# Wall Mounting LCD TV



## RichTheRed (7 Jan 2008)

This is probably a silly question but I'll ask it anyway. I'm looking to wall mount a TV but the location I'm looking to put it up in is not near a stud. Is this possible, i.e. more work to secure the mount, or is it a complete pipe dream!

Any advice would be great.


----------



## davidoco (7 Jan 2008)

Depending on the spacing of your timber studs you can remove a square section of the plasterboard, usually 400 to 500 mm and fit a piece of ply between the vertical studs.  You could then fit your bracket to that.  Just be careful with the weight you are putting on this.  I think 20 to 30kg is probably the most you can put on it and at that have no cantilever function on your mount.


----------



## oopsbuddy (7 Jan 2008)

Could you not just fix a piece of ply directly on to the plaster wall, but secured to wall studs underneath, without removing any plaster? Ply will be covered by TV anyway, and less repairs required afterwards if the TV is moved. I may be doing something similar myself in the very near future!


----------



## kilkerry (14 Jan 2008)

It is possible to wall mount, but you need to reinforce the wall with ply wood or get a bracket that is designed for studded walls, try DID or Peats


----------



## davidoco (15 Jan 2008)

oopsbuddy said:


> Could you not just fix a piece of ply directly on to the plaster wall, but secured to wall studs underneath, without removing any plaster? Ply will be covered by TV anyway, and less repairs required afterwards if the TV is moved. I may be doing something similar myself in the very near future!


most brackets would not be big enough to cover the required amount of ply adequately plus removing the plaster board gives an opportunity to get a good fix on the ply.


----------



## oopsbuddy (16 Jan 2008)

davidoco said:


> most brackets would not be big enough to cover the required amount of ply adequately plus removing the plaster board gives an opportunity to get a good fix on the ply.

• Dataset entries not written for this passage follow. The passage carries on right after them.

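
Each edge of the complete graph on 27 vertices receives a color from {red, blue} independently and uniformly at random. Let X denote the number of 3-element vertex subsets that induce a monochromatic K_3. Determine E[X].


Let X = Σ_S X_S over the C(27, 3) = 2925 subsets S of size 3, where X_S = 1 if the K_3 on S is monochromatic.
For a fixed S, the K_3 on S has C(3, 2) = 3 edges. P[all 3 edges red] = (1/2)^3, and likewise for blue, so P[monochromatic] = 2·(1/2)^3 = 2^{1 − 3} = 1/4.
Summing: E[X] = C(27, 3) · 2^{1 − 3} = 2925 · 1/4 = 2925/4.
Numerically: E[X] ≈ 731.250.

E[X] = C(27,3)·2^(1−C(3,2)) = 2925/4 ≈ 731.250.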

I don't understand! Most wall studs are 16" apart, therefore 18" or 20" should be the minimum length piece of ply required, but if the spacing of the brackets is inflexible, use whatever length is necessary. If this ply is then screwed directly into the wall studs (through the plasterboard) using sufficiently long screws, nothing will shift it. Then simply screw the TV brackets onto the ply at whatever spacing is required, and the TV will cover it all easily. To remove, simply reverse the process, and all that is left will be the screw holes, not a large piece of ply in place of the removed plasterboard.


----------



## davidoco (16 Jan 2008)

oopsbuddy said:


> If this ply is then screwed directly into the wall studs (through the plasterboard) using sufficiently long screws, nothing will shift it. Then simply screw the TV brackets onto the ply at whatever spacing is required, and the TV will cover it all easily. To remove, simply reverse the process, and all that is left will be the screw holes, not a large piece of ply in place of the removed plasterboard.


 
Fitting a piece of ply over the plasterboard and driving long screws into the stud work is risky business.  You don't know what electric wiring, pipe work is in there.  You may or may not get a good fix on the stud with this method.

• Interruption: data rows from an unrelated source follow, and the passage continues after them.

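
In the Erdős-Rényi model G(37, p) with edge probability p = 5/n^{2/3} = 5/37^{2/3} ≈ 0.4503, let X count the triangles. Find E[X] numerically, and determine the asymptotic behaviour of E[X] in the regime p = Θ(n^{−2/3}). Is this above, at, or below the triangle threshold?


Number of potential triangles: C(37, 3) = 7770.
Each occurs with probability p³ ≈ (0.4503)³ ≈ 9.130752e-02.
By linearity: E[X] = C(37, 3)·p³ ≈ 7770 · 9.130752e-02 ≈ 709.4595.
Since α = 2/3 < 1, p = c/n^{2/3} ≫ 1/n is above the triangle threshold p ~ 1/n. Asymptotically E[X] ~ (c³/6)·n^{3(1−α)} = (5³/6)·n^{1} → ∞; triangles are abundant w.h.p.

E[X] ≈ 709.4595; in regime p = Θ(1/n^{2/3}) E[X] diverges (above the triangle threshold p ~ 1/n).


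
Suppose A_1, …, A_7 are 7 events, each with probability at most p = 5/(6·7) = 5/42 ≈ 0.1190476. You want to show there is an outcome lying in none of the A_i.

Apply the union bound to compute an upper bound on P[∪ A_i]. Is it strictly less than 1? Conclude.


Union bound: P[∪_{i=1}^{7} A_i] ≤ Σ_i P[A_i] ≤ 7·p = 7·(5/42) = 5/6.
Numerically: 5/6 ≈ 0.8333333.
Is 5/6 < 1? YES.
Since P[∪ A_i] ≤ 5/6 < 1, the complement has P[∩ A_i^c] ≥ 1 − 5/6 = 1/6 > 0, so some outcome avoids every A_i.

7·p = 5/6 ≈ 0.8333333; existence CERTIFIED by the union bound.


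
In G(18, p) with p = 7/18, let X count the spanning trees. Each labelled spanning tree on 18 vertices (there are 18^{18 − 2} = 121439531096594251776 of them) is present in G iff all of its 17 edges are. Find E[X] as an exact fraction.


K_18 has 18^{18 − 2} = 121439531096594251776 labelled spanning trees.
For each such spanning tree H, let X_H = 1 if all 17 edges of H are present in G. Then P[X_H = 1] = p^{17} = (7/18)^{17} = 232630513987207/2185911559738696531968.
Summing the indicators: E[X] = Σ_H E[X_H] = 121439531096594251776 · p^{17} = 121439531096594251776 · 232630513987207/2185911559738696531968 = 232630513987207/18.
Numerically: E[X] ≈ 1.292e+13.

E[X] = 121439531096594251776 · (7/18)^{17} = 232630513987207/18 ≈ 1.292e+13.


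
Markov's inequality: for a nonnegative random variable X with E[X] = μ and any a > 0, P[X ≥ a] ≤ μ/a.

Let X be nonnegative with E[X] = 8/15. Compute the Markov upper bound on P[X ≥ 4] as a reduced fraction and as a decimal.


μ = E[X] = 8/15, a = 4.
Markov: P[X ≥ 4] ≤ μ/a = (8/15)/4 = 2/15.
Numerically: ≈ 0.133.
(Since a = 4 > μ = 0.533, the bound 2/15 is < 1 and informative.)

P[X ≥ 4] ≤ 2/15 ≈ 0.133.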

Remove the plasterboard, fit a batten 19mm in along the 3" stud and then fit the ply to the batten so that the ply is flush with the front of the stud.  You can cross screw the ply to the stud also.  Then you can fit a new piece of plasterboard and skim over (there are a few DIY kits for repairing the skim).


----------



## oopsbuddy (16 Jan 2008)

I understand now your plan and I cannot argue at all with what you suggest, as it will be a fine job when it's finished, but it sounds like a lot of work to fit a TV bracket. Also, if it is ever removed, I don't think it will ever look the same, no matter how carefully it is repaired. I also think it can't be too hard to confirm if there are pipes or wires behind the plasterboard (there are electronic devices available to do this), and as long as you hit the stud with the long screws, they will not come out! Alternatively put in a larger piece of ply and/or use extra screws to secure.

Anyway, no competition here Davidoco, I just thought mine was a simpler way of doing the same job with less damage, but equally effective.


----------



## davidoco (16 Jan 2008)

oopsbuddy said:


> Anyway, no competition here Davidoco, I just thought mine was a simpler way of doing the same job with less damage, but equally effective.


 

Agree, there are a few ways this could be done all equally effective.


----------